The Pediatric Surgery team at American Family Children's Hospital in Madison, Wisconsin, treat children with pectus excavatum, also known as sunken chest or funnel chest.
What is pectus excavatum?
Pectus excavatum is the most common congenital abnormality of the chest in children. It can present as a mild depression of the sternum (breastbone) to a very deep depression, where the sternum nearly touches the spine. Abnormal growth of the rib cartilage causes the breastbone to be pushed inward. This depression in the breastbone may be symmetrical (even), or it may be more inward on one side than the other. The breastbone may be straight or rotated.
Some children are known to have pectus excavatum since they were babies. In others, it does not become noticeable until a large growth spurt, usually during puberty.
The cause of pectus excavatum is unknown. There is a familial tendency, with 25 percent of patients reporting a family history of chest wall abnormality.
What are the symptoms of pectus excavatum?

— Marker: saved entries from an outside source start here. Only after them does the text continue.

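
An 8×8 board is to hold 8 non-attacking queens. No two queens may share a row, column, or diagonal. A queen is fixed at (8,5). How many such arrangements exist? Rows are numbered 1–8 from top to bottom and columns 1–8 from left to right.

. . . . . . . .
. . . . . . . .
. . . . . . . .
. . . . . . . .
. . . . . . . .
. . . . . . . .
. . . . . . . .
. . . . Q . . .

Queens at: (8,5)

Branch on row 1: col 1 → 1; col 2 → 3; col 3 → 4; col 4 → 3; col 6 → 3; col 7 → 3; col 8 → 1.
Sum: 1 + 3 + 4 + 3 + 3 + 3 + 1 = 18.

18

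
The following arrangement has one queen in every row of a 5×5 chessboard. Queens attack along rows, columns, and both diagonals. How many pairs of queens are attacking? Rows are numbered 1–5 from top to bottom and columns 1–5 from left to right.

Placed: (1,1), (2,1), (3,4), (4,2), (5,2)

3

Same column: (1,1)–(2,1) (column 1); (4,2)–(5,2) (column 2).
Same diagonal: (3,4)–(5,2) (|3−5| = |4−2| = 2).
Total attacking pairs: 3.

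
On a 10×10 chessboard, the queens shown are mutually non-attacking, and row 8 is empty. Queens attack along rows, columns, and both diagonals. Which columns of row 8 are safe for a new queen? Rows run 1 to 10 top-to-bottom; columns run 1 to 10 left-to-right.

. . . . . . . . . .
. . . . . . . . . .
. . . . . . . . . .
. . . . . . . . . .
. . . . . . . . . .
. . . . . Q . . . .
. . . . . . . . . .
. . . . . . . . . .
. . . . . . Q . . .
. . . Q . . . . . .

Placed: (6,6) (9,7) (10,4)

(6,6) attacks row 8 at column 6 and diagonals 4, 8.
(9,7) attacks row 8 at column 7 and diagonals 6, 8.
(10,4) attacks row 8 at column 4 and diagonals 2, 6.
Attacked columns: {2, 4, 6, 7, 8}. Safe: {1, 3, 5, 9, 10}.

columns 1, 3, 5, 9, 10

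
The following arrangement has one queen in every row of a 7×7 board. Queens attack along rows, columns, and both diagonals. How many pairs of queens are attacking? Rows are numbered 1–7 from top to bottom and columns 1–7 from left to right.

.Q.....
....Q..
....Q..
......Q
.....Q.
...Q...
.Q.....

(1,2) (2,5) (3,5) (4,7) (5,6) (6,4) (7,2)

5

Same column: (1,2)–(7,2) (column 2); (2,5)–(3,5) (column 5).
Same diagonal: (1,2)–(5,6) (|1−5| = |2−6| = 4); (2,5)–(4,7) (|2−4| = |5−7| = 2); (4,7)–(5,6) (|4−5| = |7−6| = 1).
Total attacking pairs: 5.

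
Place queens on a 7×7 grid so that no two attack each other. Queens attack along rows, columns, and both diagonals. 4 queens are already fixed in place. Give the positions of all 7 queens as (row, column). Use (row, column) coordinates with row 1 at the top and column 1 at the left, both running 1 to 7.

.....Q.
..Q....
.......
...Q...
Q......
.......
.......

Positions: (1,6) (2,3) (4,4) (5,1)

(1,6) (2,3) (3,7) (4,4) (5,1) (6,5) (7,2)

Row 3: attacked by (1,6)→{4,6}; (2,3)→{2,3,4}; (4,4)→{3,4,5}; (5,1)→{1,3}. Safe: 7. Place at column 7.
Row 6: attacked by (1,6)→{1,6}; (2,3)→{3,7}; (3,7)→{4,7}; (4,4)→{2,4,6}; (5,1)→{1,2}. Safe: 5. Place at column 5.
Row 7: attacked by (1,6)→{6}; (2,3)→{3}; (3,7)→{3,7}; (4,4)→{1,4,7}; (5,1)→{1,3}; (6,5)→{4,5,6}. Safe: 2. Place at column 2.
Columns [6, 3, 7, 4, 1, 5, 2], r−c [-5, -1, -4, 0, 4, 1, 5], r+c [7, 5, 10, 8, 6, 11, 9] are all distinct, so no two queens attack.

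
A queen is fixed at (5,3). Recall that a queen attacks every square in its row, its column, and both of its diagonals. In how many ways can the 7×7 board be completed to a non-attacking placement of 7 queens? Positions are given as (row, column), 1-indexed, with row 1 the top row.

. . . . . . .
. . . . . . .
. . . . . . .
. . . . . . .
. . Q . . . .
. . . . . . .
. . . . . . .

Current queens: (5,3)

6

Branch on row 1: col 1 → 1; col 2 → 1; col 4 → 1; col 5 → 2; col 6 → 1.
Sum: 1 + 1 + 1 + 2 + 1 = 6.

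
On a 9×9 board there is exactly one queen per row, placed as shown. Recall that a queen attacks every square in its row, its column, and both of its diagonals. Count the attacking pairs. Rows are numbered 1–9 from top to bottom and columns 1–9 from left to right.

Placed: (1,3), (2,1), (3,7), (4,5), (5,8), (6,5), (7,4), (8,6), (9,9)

3

Same column: (4,5)–(6,5) (column 5).
Same diagonal: (2,1)–(6,5) (|2−6| = |1−5| = 4); (6,5)–(7,4) (|6−7| = |5−4| = 1).
Total attacking pairs: 3.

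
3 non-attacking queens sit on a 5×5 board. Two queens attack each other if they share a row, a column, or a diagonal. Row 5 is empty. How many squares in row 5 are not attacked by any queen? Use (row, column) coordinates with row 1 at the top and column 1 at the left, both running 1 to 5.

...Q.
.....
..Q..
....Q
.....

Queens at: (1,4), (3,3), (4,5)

(1,4) attacks row 5 at column 4.
(3,3) attacks row 5 at column 3 and diagonals 1, 5.
(4,5) attacks row 5 at column 5 and diagonals 4.
Attacked columns: {1, 3, 4, 5}. Safe: {2}.

1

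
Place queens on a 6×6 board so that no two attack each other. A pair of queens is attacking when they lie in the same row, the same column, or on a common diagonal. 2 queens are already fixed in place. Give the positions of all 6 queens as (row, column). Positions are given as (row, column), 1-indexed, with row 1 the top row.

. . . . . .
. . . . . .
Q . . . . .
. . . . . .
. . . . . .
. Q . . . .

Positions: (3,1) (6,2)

(1,5) (2,3) (3,1) (4,6) (5,4) (6,2)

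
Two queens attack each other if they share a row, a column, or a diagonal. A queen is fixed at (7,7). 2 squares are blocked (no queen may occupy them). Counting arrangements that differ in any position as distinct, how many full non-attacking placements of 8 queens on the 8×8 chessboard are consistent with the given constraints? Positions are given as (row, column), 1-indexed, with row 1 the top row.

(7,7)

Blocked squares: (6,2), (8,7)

Branch on row 1: col 2 → 3; col 3 → 5; col 4 → 1; col 5 → 0; col 6 → 1; col 8 → 1.
Sum: 3 + 5 + 1 + 0 + 1 + 1 = 11.

11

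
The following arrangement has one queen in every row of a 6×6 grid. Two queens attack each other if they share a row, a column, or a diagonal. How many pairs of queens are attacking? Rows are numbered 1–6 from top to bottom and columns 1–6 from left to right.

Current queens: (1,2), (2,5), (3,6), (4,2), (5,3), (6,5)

Same column: (1,2)–(4,2) (column 2); (2,5)–(6,5) (column 5).
Same diagonal: (2,5)–(3,6) (|2−3| = |5−6| = 1); (4,2)–(5,3) (|4−5| = |2−3| = 1).
Total attacking pairs: 4.

4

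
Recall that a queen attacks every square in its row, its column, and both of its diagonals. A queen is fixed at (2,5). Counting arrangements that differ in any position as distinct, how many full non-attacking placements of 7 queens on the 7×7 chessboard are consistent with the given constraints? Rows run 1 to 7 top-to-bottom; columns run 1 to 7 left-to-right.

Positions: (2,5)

Branch on row 1: col 1 → 1; col 2 → 3; col 3 → 1; col 7 → 1.
Sum: 1 + 3 + 1 + 1 = 6.

6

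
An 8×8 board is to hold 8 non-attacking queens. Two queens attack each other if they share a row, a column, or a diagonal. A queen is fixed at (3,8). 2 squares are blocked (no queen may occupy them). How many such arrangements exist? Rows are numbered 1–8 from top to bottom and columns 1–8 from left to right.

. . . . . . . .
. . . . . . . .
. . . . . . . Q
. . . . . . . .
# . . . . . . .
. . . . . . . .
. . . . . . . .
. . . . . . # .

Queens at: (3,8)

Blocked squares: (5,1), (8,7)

12

Branch on row 1: col 1 → 2; col 2 → 0; col 3 → 3; col 4 → 2; col 5 → 4; col 7 → 1.
Sum: 2 + 0 + 3 + 2 + 4 + 1 = 12.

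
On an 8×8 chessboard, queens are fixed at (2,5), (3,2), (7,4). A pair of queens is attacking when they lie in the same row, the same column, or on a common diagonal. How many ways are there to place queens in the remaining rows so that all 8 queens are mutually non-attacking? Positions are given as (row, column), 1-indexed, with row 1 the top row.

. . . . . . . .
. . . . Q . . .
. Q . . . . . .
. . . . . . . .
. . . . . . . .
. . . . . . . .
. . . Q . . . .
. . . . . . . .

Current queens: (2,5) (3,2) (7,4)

1

Branch on row 1: col 1 → 0; col 3 → 1; col 7 → 0; col 8 → 0.
Sum: 0 + 1 + 0 + 0 = 1.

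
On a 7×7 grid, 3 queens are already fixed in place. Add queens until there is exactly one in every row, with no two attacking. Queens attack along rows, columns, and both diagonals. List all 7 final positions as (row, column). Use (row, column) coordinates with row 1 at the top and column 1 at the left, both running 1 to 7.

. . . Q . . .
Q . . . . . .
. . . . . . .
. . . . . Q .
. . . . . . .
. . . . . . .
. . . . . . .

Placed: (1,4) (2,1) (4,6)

(1,4) (2,1) (3,3) (4,6) (5,2) (6,7) (7,5)

Row 3: attacked by (1,4)→{2,4,6}; (2,1)→{1,2}; (4,6)→{5,6,7}. Safe: 3. Place at column 3.
Row 5: attacked by (1,4)→{4}; (2,1)→{1,4}; (3,3)→{1,3,5}; (4,6)→{5,6,7}. Safe: 2. Place at column 2.
Row 6: attacked by (1,4)→{4}; (2,1)→{1,5}; (3,3)→{3,6}; (4,6)→{4,6}; (5,2)→{1,2,3}. Safe: 7. Place at column 7.
Row 7: attacked by (1,4)→{4}; (2,1)→{1,6}; (3,3)→{3,7}; (4,6)→{3,6}; (5,2)→{2,4}; (6,7)→{6,7}. Safe: 5. Place at column 5.
Columns [4, 1, 3, 6, 2, 7, 5], r−c [-3, 1, 0, -2, 3, -1, 2], r+c [5, 3, 6, 10, 7, 13, 12] are all distinct, so no two queens attack.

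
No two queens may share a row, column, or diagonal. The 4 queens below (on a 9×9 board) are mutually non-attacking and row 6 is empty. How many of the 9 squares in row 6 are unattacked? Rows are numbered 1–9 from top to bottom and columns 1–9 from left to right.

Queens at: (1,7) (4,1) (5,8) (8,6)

1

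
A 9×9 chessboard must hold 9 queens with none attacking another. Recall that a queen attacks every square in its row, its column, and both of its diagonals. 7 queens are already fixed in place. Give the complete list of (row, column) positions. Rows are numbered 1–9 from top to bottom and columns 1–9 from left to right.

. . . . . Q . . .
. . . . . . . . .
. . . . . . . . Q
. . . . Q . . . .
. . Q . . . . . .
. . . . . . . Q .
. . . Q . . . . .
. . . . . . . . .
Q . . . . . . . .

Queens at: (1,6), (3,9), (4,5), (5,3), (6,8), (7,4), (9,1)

Row 2: attacked by (1,6)→{5,6,7}; (3,9)→{8,9}; (4,5)→{3,5,7}; (5,3)→{3,6}; (6,8)→{4,8}; (7,4)→{4,9}; (9,1)→{1,8}. Safe: 2. Place at column 2.
Row 8: attacked by (1,6)→{6}; (2,2)→{2,8}; (3,9)→{4,9}; (4,5)→{1,5,9}; (5,3)→{3,6}; (6,8)→{6,8}; (7,4)→{3,4,5}; (9,1)→{1,2}. Safe: 7. Place at column 7.
Columns [6, 2, 9, 5, 3, 8, 4, 7, 1], r−c [-5, 0, -6, -1, 2, -2, 3, 1, 8], r+c [7, 4, 12, 9, 8, 14, 11, 15, 10] are all distinct, so no two queens attack.

(1,6) (2,2) (3,9) (4,5) (5,3) (6,8) (7,4) (8,7) (9,1)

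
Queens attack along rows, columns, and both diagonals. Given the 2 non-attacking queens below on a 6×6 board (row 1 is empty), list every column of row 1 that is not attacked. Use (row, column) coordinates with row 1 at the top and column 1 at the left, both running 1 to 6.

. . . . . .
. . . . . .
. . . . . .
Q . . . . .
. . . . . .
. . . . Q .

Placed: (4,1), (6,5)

columns 2, 3, 6

(4,1) attacks row 1 at column 1 and diagonals 4.
(6,5) attacks row 1 at column 5.
Attacked columns: {1, 4, 5}. Safe: {2, 3, 6}.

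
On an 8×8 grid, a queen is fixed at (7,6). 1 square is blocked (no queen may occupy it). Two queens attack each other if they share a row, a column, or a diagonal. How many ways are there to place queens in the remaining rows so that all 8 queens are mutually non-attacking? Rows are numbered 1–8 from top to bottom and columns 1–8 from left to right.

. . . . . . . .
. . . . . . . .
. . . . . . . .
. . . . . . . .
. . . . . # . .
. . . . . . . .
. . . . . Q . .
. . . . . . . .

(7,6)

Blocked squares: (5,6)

Branch on row 1: col 1 → 1; col 2 → 3; col 3 → 0; col 4 → 3; col 5 → 6; col 7 → 1; col 8 → 0.
Sum: 1 + 3 + 0 + 3 + 6 + 1 + 0 = 14.

14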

The most common symptom associated with pectus excavatum is shortness of breath or decreased endurance with exercise. Some people will also have asthma-like symptoms and may be treated with different asthma medications, often without any relief. Other children have chest pain, usually at the area of the abnormal rib cartilage. Many children and their parents report that the child feels embarrassed about the appearance of their chest.
Exercise generally will make the shortness of breath or chest pain worse.
How is pectus excavatum fixed?
- Non-surgical remedies: Not all patients with pectus excavatum require surgery. Some mild forms can be improved with upper-body strengthening exercises and improvement in posture.
- Surgical remedies: Patients with a moderate to severe chest depression or significant symptoms may require a minimally-invasive operation during which surgeons make a small incision on each side of the chest, and another incision beneath the breastbone. A stainless steel bar that is curved to fit around the front of the chest is placed under the breastbone from one of the side incisions and passed to the other side. The incision beneath the breastbone is used to guide the bar under the breastbone. The bar is then rotated, which pushes the breastbone out into a more normal shape. The procedure generally takes about one and one-half hours. The bar is left in place for for two to three years to allow the chest to re-shape. After the chest has remodeled, the bar will be removed in a same-day surgery procedure.